A common complaint was “paying regular-season prices” for exhibition games. “We’re trying to figure out how to improve the quality, and the best way to do that is to reduce the number of preseason games by two and add two more regular-season games,” Goodell said.

Will the kickoff be eliminated? Goodell says no, but added that it’s a balancing act. “The changes we made did dramatically reduce injuries so it worked … but we also recognize it took an exciting play to a large extent out of the game,” he said.

If there’s a common complaint from the NFL’s most devoted, it’s a notion that the league is taking the violence out of a game that has been its hallmark. “It’s supposed to be a tough sport for tough men,” pleaded Mike Stein of Jacksonville. “You’re alienating a segment of the fan base.”

It’s another balancing act, Goodell advised. “We don’t want to take that out. … Certain techniques lead to injuries. We want it to be physical, but it doesn’t have to be vicious.”

Giants fan Dennis Ortiz asked about making the NFL stadium experience as good as HDTV at home. Goodell said the answer is to make the in-stadium experience comparable with improved bandwidth and replays, even of controversial plays, which he says will be in place for next season.
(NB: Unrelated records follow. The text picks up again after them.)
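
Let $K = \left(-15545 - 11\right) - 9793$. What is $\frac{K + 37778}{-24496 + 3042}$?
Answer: $- \frac{12429}{21454} \approx -0.57933$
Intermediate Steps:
$K = -25349$ ($K = -15556 - 9793 = -25349$)
$\frac{K + 37778}{-24496 + 3042} = \frac{-25349 + 37778}{-24496 + 3042} = \frac{12429}{-21454} = 12429 \left(- \frac{1}{21454}\right) = - \frac{12429}{21454}$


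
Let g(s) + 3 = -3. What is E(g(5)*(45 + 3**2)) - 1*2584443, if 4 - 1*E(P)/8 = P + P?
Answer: -2579227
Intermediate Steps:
g(s) = -6 (g(s) = -3 - 3 = -6)
E(P) = 32 - 16*P (E(P) = 32 - 8*(P + P) = 32 - 16*P)
E(g(5)*(45 + 3**2)) - 1*2584443 = (32 - (-96)*(45 + 3**2)) - 1*2584443 = (32 - (-96)*(45 + 9)) - 2584443 = (32 - (-96)*54) - 2584443 = (32 - 16*(-324)) - 2584443 = (32 + 5184) - 2584443 = 5216 - 2584443 = -2579227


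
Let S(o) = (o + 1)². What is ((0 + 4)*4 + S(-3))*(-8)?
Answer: -160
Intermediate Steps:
S(o) = (1 + o)²
((0 + 4)*4 + S(-3))*(-8) = ((0 + 4)*4 + (1 - 3)²)*(-8) = (4*4 + (-2)²)*(-8) = (16 + 4)*(-8) = 20*(-8) = -160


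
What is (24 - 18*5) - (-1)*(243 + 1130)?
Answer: 1307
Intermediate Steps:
(24 - 18*5) - (-1)*(243 + 1130) = (24 - 90) - (-1)*1373 = -66 - 1*(-1373) = -66 + 1373 = 1307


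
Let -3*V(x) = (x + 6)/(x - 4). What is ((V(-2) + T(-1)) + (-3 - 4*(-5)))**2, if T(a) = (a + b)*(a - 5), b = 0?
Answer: 43681/81 ≈ 539.27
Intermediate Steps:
V(x) = -(6 + x)/(3*(-4 + x)) (V(x) = -(x + 6)/(3*(x - 4)) = -(6 + x)/(3*(-4 + x)))
T(a) = a*(-5 + a) (T(a) = (a + 0)*(a - 5) = a*(-5 + a))
((V(-2) + T(-1)) + (-3 - 4*(-5)))**2 = (((-6 - 1*(-2))/(3*(-4 - 2)) - (-5 - 1)) + (-3 - 4*(-5)))**2 = (((1/3)*(-6 + 2)/(-6) - 1*(-6)) + (-3 + 20))**2 = (((1/3)*(-1/6)*(-4) + 6) + 17)**2 = ((2/9 + 6) + 17)**2 = (56/9 + 17)**2 = (209/9)**2 = 43681/81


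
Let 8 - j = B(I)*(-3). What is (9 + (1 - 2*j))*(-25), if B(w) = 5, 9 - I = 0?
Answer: 900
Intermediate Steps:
I = 9 (I = 9 - 1*0 = 9 + 0 = 9)
j = 23 (j = 8 - 5*(-3) = 8 - 1*(-15) = 8 + 15 = 23)
(9 + (1 - 2*j))*(-25) = (9 + (1 - 2*23))*(-25) = (9 + (1 - 46))*(-25) = (9 - 45)*(-25) = -36*(-25) = 900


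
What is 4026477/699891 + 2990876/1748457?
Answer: 3044469696835/407909772729 ≈ 7.4636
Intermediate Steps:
4026477/699891 + 2990876/1748457 = 4026477*(1/699891) + 2990876*(1/1748457) = 1342159/233297 + 2990876/1748457 = 3044469696835/407909772729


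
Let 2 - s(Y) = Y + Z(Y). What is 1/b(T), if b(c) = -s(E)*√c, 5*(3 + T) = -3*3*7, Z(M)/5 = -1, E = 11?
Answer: -I*√390/312 ≈ -0.063296*I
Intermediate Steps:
Z(M) = -5 (Z(M) = 5*(-1) = -5)
T = -78/5 (T = -3 + (-3*3*7)/5 = -3 + (-9*7)/5 = -3 + (⅕)*(-63) = -3 - 63/5 = -78/5 ≈ -15.600)
s(Y) = 7 - Y (s(Y) = 2 - (Y - 5) = 2 - (-5 + Y) = 2 + (5 - Y) = 7 - Y)
b(c) = 4*√c (b(c) = -(7 - 1*11)*√c = -(7 - 11)*√c = -(-4)*√c = 4*√c)
1/b(T) = 1/(4*√(-78/5)) = 1/(4*(I*√390/5)) = 1/(4*I*√390/5) = -I*√390/312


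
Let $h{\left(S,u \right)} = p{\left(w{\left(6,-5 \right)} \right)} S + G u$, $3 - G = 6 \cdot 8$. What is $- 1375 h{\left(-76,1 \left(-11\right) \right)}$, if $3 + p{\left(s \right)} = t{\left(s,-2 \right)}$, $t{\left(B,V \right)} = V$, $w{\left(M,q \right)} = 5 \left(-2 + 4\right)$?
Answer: $-1203125$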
Afterward, there were Goodell autographs for all. A woman with ideas on how the NFL could attract more female fans was paired off with CMO Mark Waller. In the end, some of the NFL’s heaviest users — the proverbial 20 percent of customers that account for 80 percent of sales — were sated, happy and perhaps further bonded to the NFL, if that’s possible.

“It brings the commissioner down to our level, shows he can relate, and lets us get a feel for what he goes through,” said Fuad Sahouri, a Redskins season-ticket holder. “For myself also, it was a humbling experience.”